Know Your Limitations
A man’s got to know his limitations.
Harry Callahan (aka Dirty Harry), Magnum Force
A good test cannot fix an inappropriate measurement model or bad policy. The implementation of a good policy can be derailed by a poorly designed test. A good measurement model and a good test will not save an ill-conceived policy. I will expand on that final point in an upcoming post, AYP Would Have Sucked Just As Much Without Tests.
There is a tendency to treat every problem related to the use of tests as a measurement problem; and in recent years, the measurement community has wholeheartedly accepted this yoke upon its shoulders. Unfortunately, conflating problems of policy or procedure with actual measurement problems not only makes it more difficult to identify and correct policy and procedural problems, but also serves to draw attention away from problems that actually are measurement problems – poorly defined constructs and non-falsifiable validity arguments come to mind as examples.
A field has to know its limitations and boundaries. Individuals within the field have to know their limitations and boundaries. Although educational measurement can certainly contribute to inequities in education, it cannot eliminate them on its own.
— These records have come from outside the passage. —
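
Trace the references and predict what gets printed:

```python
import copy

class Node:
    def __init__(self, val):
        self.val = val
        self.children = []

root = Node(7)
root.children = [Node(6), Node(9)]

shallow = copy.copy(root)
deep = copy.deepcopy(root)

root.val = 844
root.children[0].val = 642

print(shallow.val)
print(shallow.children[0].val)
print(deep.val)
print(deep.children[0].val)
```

Key concept: deep copy with custom objects.
Step by step:
`root = Node(7)` → root = Node(val=7, children=[])
`root.children = [Node(6), Node(9)]` → root = Node(val=7, children=[Node(val=6, children=[]), Node(val=9, children=[])])
`shallow = copy.copy(root)` → shallow = Node(val=7, children=[Node(val=6, children=[]), Node(val=9, children=[])])
`deep = copy.deepcopy(root)` → deep = Node(val=7, children=[Node(val=6, children=[]), Node(val=9, children=[])])
`root.val = 844` → root = Node(val=844, children=[Node(val=6, children=[]), Node(val=9, children=[])])
`root.children[0].val = 642` → root = Node(val=844, children=[Node(val=642, children=[]), Node(val=9, children=[])]); shallow = Node(val=7, children=[Node(val=642, children=[]), Node(val=9, children=[])])
`print(shallow.val)` → prints 7
`print(shallow.children[0].val)` → prints 642
`print(deep.val)` → prints 7
`print(deep.children[0].val)` → prints 6

Answer:
7
642
7
6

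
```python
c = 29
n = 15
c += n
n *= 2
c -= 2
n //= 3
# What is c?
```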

This sentiment should not be interpreted as the testing equivalent of “guns don’t kill people, people do.” Rather, it is intended as an admonition that we cannot simply measure our way to equity and improved student learning.
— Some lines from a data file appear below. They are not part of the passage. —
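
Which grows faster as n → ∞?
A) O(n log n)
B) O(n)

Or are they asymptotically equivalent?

O(n log n) vs O(n): Higher order terms dominate.

Answer: A) O(n log n) grows faster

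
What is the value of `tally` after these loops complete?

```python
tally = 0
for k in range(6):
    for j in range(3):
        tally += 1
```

6 * 3 = 18
`tally` takes the values: 0 → 1 → 2 → 3 → 4 → 5 → 6 → 7 → 8 → 9 → 10 → 11 → 12 → 13 → 14 → 15 → 16 → 17 → 18

Answer: 18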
In previous presentations and posts, I have cited the story that has become known as the parable of the three stonecutters:
An old story tells of three stonecutters who were asked what they were doing. The first replied, ‘I am making a living.’ The second kept on hammering while he said, ‘I am doing the best job of stonecutting in the entire country.’ The third one looked up with a visionary gleam in his eyes and said, ‘I am building a cathedral.’
In most retellings of the story, the third stonecutter is held in the highest regard; and that is a message that we hear often in educational measurement and assessment, for example, “It’s all about student learning. Period.” My advice to the measurement community, however, is to be aware of the big picture or larger goal, but to understand our role in accomplishing it and focus on doing the best job of stonecutting in the entire country.
Remember the Past
“Those who cannot remember the past, are condemned to repeat it.”
George Santayana
As the field moves forward it will be critical to remember and address one of the most critical lessons from our past (and present). There is a fundamental disconnect between the personalized, content-based, actionable information that stakeholders seek from assessment and psychometric procedures designed to model group performance on a unidimensional construct. More complex psychometric models, more thoughtful reporting of assessment results, and better communication with stakeholders can only partially solve the problem.
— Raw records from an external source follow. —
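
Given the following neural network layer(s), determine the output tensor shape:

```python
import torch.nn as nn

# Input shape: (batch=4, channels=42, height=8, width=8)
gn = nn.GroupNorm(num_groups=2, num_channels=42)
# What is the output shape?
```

Input: (4, 42, 8, 8) -> Output: (4, 42, 8, 8)

Answer: (4, 42, 8, 8)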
We will likely attempt to address the issue through increased “personalization” of assessments. To the extent, however, that personalization is based on modeling driven by psychometrics, data science, or machine learning we must be sufficiently cautious and humble in the claims that we make about individuals, aware that such model-based and data-driven approaches will privilege “typical” behavior and can exacerbate built-in biases.
We must always be wary of making assumptions or claims about individual students based on the central tendencies of the group, or groups, to which we assign them based on coarse characteristics. There can always be more variation within groups than between groups. That fact will not change as we attempt to design assessments, report results, and use assessments in ways that are more culturally aware and appropriate.